Watch Becky make the roll on Studio 5
Scald milk (heat until bubbles form around edge of pan, but it does boil); pour hot milk in large mixing bowl, add ½-cup butter, stir to melt. Stir in ½-cup sugar and cool to lukewarm (temperature of a baby’s bottle). Add warm water and yeast; beat in eggs and salt, mix well. Beat in about 5-6 cups flour and the optional dough enhancer; gradually knead in enough more flour to make a soft dough, but firm enough to handle and the texture is smooth and elastic. Place dough in a clean greased bowl, cover with a clean dish towel and allow to rise until double in bulk.
Remove dough from bowl, place on a floured surface and knead to remove air bubbles. Divide dough in half; roll each piece of dough into 10x20 inch rectangle. Spread each rectangle with 2-tablespoons softened butter. Mix together ¼-cup sugar and the cinnamon, sprinkle half over each buttered rectangle dough. Sprinkle dough with raisins or cinnamon chips (or both).
Using a pizza cutter, cut each rectangle lengthwise into 4 equal strips. Loosely roll first strip, place roll on second strip and continue to roll; repeat with 3rd and 4th strips making one giant cinnamon roll. Place giant cinnamon roll in prepared pan. Cover roll loosely with a towel or plastic wrap and allow to rest for 30 minutes while oven is preheating. Bake about 35 minutes or until golden brown and cooked through. Remove from oven, place on cooling rack and brush top with melted butter if desired.
Glaze: Stir together ¼-cup softened butter, powdered sugar, vanilla, dash of salt and about 4-tablespoons milk. Beat until smooth; add additional milk to create desired spreadable consistency. Spread on slightly warm, cinnamon bun (too hot and the frosting will melt and spread to far). Enjoy with a tall cold glass of milk.
Note: the addition of cinnamon chips and dough enhancer are Taunya’s modern additions to Grandma Gilgen's recipe for flavor and to increase the shelf life of the bread.
Taunya Otten, Barex Dairy Farm in Gunnison Utah shared this recipe. She loved the memories of her great grandma Gilgen’s kitchen and the smell of baking bread wafting through the house.
Braided Swiss Bread
Soufa (Züpfe) Bread is traditionally a braided Swiss bread. To braid the bread, follow directions above through kneading and dividing the dough in half. Divide each half into 3 equal pieces; roll each piece into a rope about 12 inches long. Lay the 3 ropes side by side; start in the middle and braid the ropes together, turn and braid opposite end. Tuck ends under and place braid in standard loaf pan. Follow directions above for resting and baking.
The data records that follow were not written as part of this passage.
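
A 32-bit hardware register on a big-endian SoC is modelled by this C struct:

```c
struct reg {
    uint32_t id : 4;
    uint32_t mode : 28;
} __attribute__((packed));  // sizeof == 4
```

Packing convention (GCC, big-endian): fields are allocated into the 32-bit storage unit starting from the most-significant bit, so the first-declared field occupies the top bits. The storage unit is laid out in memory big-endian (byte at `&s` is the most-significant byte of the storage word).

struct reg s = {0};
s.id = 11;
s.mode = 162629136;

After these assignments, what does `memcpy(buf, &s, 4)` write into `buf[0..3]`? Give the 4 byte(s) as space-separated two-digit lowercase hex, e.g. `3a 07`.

id:4 = 11 → 0xb << 28 → word 0xb0000000
mode:28 = 162629136 → 0x9b18610 << 0 → word 0xb9b18610
word = 0xb9b18610 → big-endian bytes:
  [0]=0xb9  [1]=0xb1  [2]=0x86  [3]=0x10

b9 b1 86 10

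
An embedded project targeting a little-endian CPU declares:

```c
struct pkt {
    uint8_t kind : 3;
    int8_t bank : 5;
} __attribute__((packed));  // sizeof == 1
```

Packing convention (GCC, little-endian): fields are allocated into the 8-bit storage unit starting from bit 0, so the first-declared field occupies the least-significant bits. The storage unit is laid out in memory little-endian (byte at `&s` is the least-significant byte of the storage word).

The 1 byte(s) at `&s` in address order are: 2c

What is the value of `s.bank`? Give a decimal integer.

[0]=0x2c (little-endian) → word 0x2c
kind:3 @ bit 0 → (0x2c>>0)&0x7 = 0x4
bank:5 @ bit 3 → (0x2c>>3)&0x1f = 0x5  ←
bank signed 5b, MSB=0: value = 5

5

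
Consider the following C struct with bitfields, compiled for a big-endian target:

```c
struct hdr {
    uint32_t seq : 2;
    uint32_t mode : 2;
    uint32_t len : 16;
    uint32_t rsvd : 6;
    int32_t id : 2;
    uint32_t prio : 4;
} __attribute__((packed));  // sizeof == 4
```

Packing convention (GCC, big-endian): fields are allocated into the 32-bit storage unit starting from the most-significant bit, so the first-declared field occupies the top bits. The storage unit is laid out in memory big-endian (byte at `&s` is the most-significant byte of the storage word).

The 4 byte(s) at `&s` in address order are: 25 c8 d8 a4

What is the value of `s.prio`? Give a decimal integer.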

Alternate “Twisted” Cinnamon Ring
Fun way to create a beautiful cinnamon roll twist. Follow directions above through the dividing of the dough and rolling into two rectangles. Spread with butter, sprinkle with cinnamon and sugar. Roll each rectangle into a roll, as if for individual cinnamon rolls. Using a sharp knife, but the roll in half lengthwise. Lay each half with cut side up. Twist together each half as if making a two strand braid. Place the twist into prepared pan creating a ring. Follow directions above for resting and baking.
What is ‘dough enhancer?’
That question usually means what is “commercial dough enhancer.” Dough is basically flour, water and leavening (yeast). The addition of any other ingredients to improve the texture, taste, shelf life, or crumb is an enhancer. So, for example: milk makes a more tender crumb and a finer texture - it is a dough enhancer; sugar helps the bread to brown and feeds the yeast producing a higher volume loaf - it is a dough enhancer; butter improves the tenderness and flavor - it is a dough enhancer; salt improves the taste and keeps the yeast in check - it is a dough enhancer.
Commercial dough enhancers improve the quality and shelf life of the bread. They may include a mixture of whey, lecithin, cornstarch, honey or sugar, ascorbic acid and or citric acid. It is optional in the bread, you may achieve the same results using your bread ingredients. Using dough enhancer is like getting a jump start on a the bread.